Let \(x\) be the maximum size of a set of dishes \(S\) such that the total sweetness does not exceed \(X\) and the total saltiness does not exceed \(Y\). Then, the answer to the original problem can be represented as \(\min(x+1, N)\). (Proof: obvious if \(x=N\). If \(x<N\), he can eat at least \((x+1)\) dishes by eating those in \(S\) first, and if he could eat \((x+2)\) dishes, one can take \(S\) of size \((x+1)\), which is a contradiction. Thus, he can eat at most \((x+1)\) dishes.)

Now let us try to find the maximum number of dishes that can chosen so that the total sweetness and saltiness do not exceed \(X\) and \(Y\), respectively.
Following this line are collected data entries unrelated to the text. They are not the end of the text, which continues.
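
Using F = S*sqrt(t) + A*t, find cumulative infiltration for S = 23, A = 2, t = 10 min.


F = S*sqrt(t) + A*t
F = 23*sqrt(10) + 2*10
F = 23*3.162278 + 20

92.7324 mm


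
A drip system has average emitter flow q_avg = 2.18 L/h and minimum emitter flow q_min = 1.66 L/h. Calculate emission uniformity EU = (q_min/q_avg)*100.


EU = (q_min/q_avg)*100 = (1.66/2.18)*100 = 76.1468%

76.1468 %


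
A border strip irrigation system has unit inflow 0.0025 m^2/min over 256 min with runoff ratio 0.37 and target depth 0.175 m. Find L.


L = q*t/((1+r)*Z)
L = 0.0025*256/((1+0.37)*0.175)
L = 0.64/0.23975

2.6694 m


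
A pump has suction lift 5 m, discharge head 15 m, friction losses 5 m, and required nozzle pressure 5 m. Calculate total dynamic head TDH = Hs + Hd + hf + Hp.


TDH = Hs + Hd + hf + Hp = 5 + 15 + 5 + 5 = 30

30 m


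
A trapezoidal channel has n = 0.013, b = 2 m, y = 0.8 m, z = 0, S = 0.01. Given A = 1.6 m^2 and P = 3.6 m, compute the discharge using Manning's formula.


R = A/P = 1.6/3.6 = 0.444444
Q = (1/0.013) * 1.6 * 0.444444^(2/3) * 0.01^0.5

7.1678 m^3/s


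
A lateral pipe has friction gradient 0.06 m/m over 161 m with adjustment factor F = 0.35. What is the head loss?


hf = J * L * F = 0.06 * 161 * 0.35 = 3.3810 m

3.3810 m


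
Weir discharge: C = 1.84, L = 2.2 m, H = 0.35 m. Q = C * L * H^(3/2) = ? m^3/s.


Q = C * L * H^(3/2) = 1.84 * 2.2 * 0.35^1.5 = 1.84 * 2.2 * 0.207063

0.8382 m^3/s


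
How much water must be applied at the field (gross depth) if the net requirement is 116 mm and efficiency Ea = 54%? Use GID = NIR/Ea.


Ea = 54% = 0.54
GID = NIR / Ea = 116 / 0.54 = 214.8148 mm

214.8148 mm


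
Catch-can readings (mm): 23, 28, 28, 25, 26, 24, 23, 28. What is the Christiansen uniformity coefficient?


mean = 25.625000 mm
MAD = 1.875000 mm
CU = (1 - 1.875000/25.625000)*100

92.6829 %


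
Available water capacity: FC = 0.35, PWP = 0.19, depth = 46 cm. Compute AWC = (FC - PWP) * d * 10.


AWC = (FC - PWP) * d * 10
AWC = (0.35 - 0.19) * 46 * 10
AWC = 0.1600 * 46 * 10

73.6000 mm


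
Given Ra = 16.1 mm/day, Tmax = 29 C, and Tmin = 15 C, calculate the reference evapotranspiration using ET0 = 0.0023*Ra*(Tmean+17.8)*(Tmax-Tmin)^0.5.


Tmean = (Tmax + Tmin)/2 = (29 + 15)/2 = 22.0
ET0 = 0.0023 * 16.1 * (22.0 + 17.8) * sqrt(29 - 15)
ET0 = 0.0023 * 16.1 * 39.8 * 3.741657

5.5144 mm/day


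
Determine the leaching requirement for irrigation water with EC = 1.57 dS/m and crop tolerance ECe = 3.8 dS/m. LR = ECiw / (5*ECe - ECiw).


LR = ECiw / (5*ECe - ECiw)
LR = 1.57 / (5*3.8 - 1.57)
LR = 1.57 / 17.4300

0.0901


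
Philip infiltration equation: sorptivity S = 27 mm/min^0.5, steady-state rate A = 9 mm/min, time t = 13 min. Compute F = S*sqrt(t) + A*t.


F = S*sqrt(t) + A*t
F = 27*sqrt(13) + 9*13
F = 27*3.605551 + 117

214.3499 mm


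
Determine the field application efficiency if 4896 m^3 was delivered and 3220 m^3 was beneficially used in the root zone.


Ea = V_root / V_field * 100 = 3220 / 4896 * 100 = 65.7680%

65.7680 %


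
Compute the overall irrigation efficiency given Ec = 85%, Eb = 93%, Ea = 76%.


Ec = 0.85, Eb = 0.93, Ea = 0.76
E = 0.85 * 0.93 * 0.76 * 100 = 60.0780%

60.0780 %


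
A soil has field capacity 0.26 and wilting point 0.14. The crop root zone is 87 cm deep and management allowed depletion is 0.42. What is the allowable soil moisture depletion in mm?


SMD = (FC - PWP) * d * MAD * 10
SMD = (0.26 - 0.14) * 87 * 0.42 * 10
SMD = 0.1200 * 87 * 0.42 * 10

43.8480 mm


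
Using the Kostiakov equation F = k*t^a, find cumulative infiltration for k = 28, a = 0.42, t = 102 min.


F = k * t^a = 28 * 102^0.42
F = 28 * 6.976090

195.3305 mm


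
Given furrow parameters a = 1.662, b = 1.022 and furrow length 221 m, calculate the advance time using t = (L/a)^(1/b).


t = (L/a)^(1/b)
t = (221/1.662)^(1/1.022)
t = 132.972323^(1/1.022)

119.6863 min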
One of the simplest approaches would be defining the following DP (Dynamic Programming), but the complexity amount to \(O(NXY)\), which is to heavy:

• \(dp_{i,j,k}=(\)the maximum number of dishes that can be chosen from dishes \(1,2,\dots,i\) so that the total sweetness is exactly \(j\) and the total saltiness is exactly \(k\)).
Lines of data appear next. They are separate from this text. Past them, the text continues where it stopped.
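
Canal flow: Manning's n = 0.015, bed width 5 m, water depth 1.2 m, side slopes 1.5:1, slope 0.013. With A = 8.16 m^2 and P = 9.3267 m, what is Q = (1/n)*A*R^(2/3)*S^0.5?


R = A/P = 8.16/9.3267 = 0.874908
Q = (1/0.015) * 8.16 * 0.874908^(2/3) * 0.013^0.5

56.7386 m^3/s


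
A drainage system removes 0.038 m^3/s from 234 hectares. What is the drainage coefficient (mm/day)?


DC = Q * 86400 / (A * 10000) * 1000
DC = 0.038 * 86400 / (234 * 10000) * 1000
DC = 3283200.0000 / 2340000

1.4031 mm/day


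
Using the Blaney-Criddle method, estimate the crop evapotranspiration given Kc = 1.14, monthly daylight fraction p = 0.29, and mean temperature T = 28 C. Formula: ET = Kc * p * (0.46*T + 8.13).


ET = Kc * p * (0.46*T + 8.13)
ET = 1.14 * 0.29 * (0.46*28 + 8.13)
ET = 1.14 * 0.29 * 21.0100

6.9459 mm/day


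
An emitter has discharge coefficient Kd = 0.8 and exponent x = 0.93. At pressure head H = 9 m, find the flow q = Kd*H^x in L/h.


q = Kd * H^x = 0.8 * 9^0.93 = 0.8 * 7.716947

6.1736 L/h


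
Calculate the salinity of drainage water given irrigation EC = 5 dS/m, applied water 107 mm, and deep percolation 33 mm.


EC_dw = EC_iw * D_iw / D_dw
EC_dw = 5 * 107 / 33
EC_dw = 535 / 33

16.2121 dS/m


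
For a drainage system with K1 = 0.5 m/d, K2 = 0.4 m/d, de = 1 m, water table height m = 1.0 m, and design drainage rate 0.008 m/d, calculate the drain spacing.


S^2 = 8*K2*de*m/q + 4*K1*m^2/q
S^2 = 8*0.4*1*1.0/0.008 + 4*0.5*1.0^2/0.008
S = sqrt(650.0000)

25.4951 m


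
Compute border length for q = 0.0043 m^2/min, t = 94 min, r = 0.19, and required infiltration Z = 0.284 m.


L = q*t/((1+r)*Z)
L = 0.0043*94/((1+0.19)*0.284)
L = 0.4042/0.33796

1.1960 m


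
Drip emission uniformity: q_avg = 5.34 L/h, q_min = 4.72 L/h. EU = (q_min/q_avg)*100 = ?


EU = (q_min/q_avg)*100 = (4.72/5.34)*100 = 88.3895%

88.3895 %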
Instead, noticing that the value of \(N\) is fairly smaller than those of \(X\) and \(Y\) in this problem, we take the following typical approach: swapping the key and value of DP. Specifically, bring the number of dishes to the key and total saltiness to the value to define:

• \(dp_{i,j,k}=(\)the minimum total saltiness when choosing exactly \(k\) dishes from dishes \(1,2,\dots,i\) so that the total sweetness is exactly \(j\)).

This way, the DP table can be filled in a total of \(O(N^2X)\) time. All that left is to find the maximum \(k\) such that there exists \(j\) with \(dp'_{N,j,k} \leq Y\).

Sample code (C++):

#include <bits/stdc++.h>

using namespace std;

void chmin(int &a, int b) { a = min(a, b); }

int main() {
    int n, x, y;
    cin >> n >> x >> y;
    vector<int> a(n), b(n);
    for (int i = 0; i < n; i++) {
        cin >> a[i] >> b[i];
    }
    vector dp(n + 1, vector(n + 1, vector<int>(x + 1, 1e9)));
    dp[0][0][0] = 0;
    for (int i = 0; i < n; i++) {
        for (int j = 0; j <= i; j++) {
            for (int k = 0; k <= x; k++) {
                chmin(dp[i + 1][j][k], dp[i][j][k]);
                if (k + a[i] <= x) {
                    chmin(dp[i + 1][j + 1][k + a[i]], dp[i][j][k] + b[i]);
                }
            }
        }
    }
    for (int i = n; i >= 0; i--) {
        for (int j = 0; j <= x; j++) {
            if (dp[n][i][j] <= y) {
                cout << min(i + 1, n) << endl;
                return 0;
            }
        }
    }
}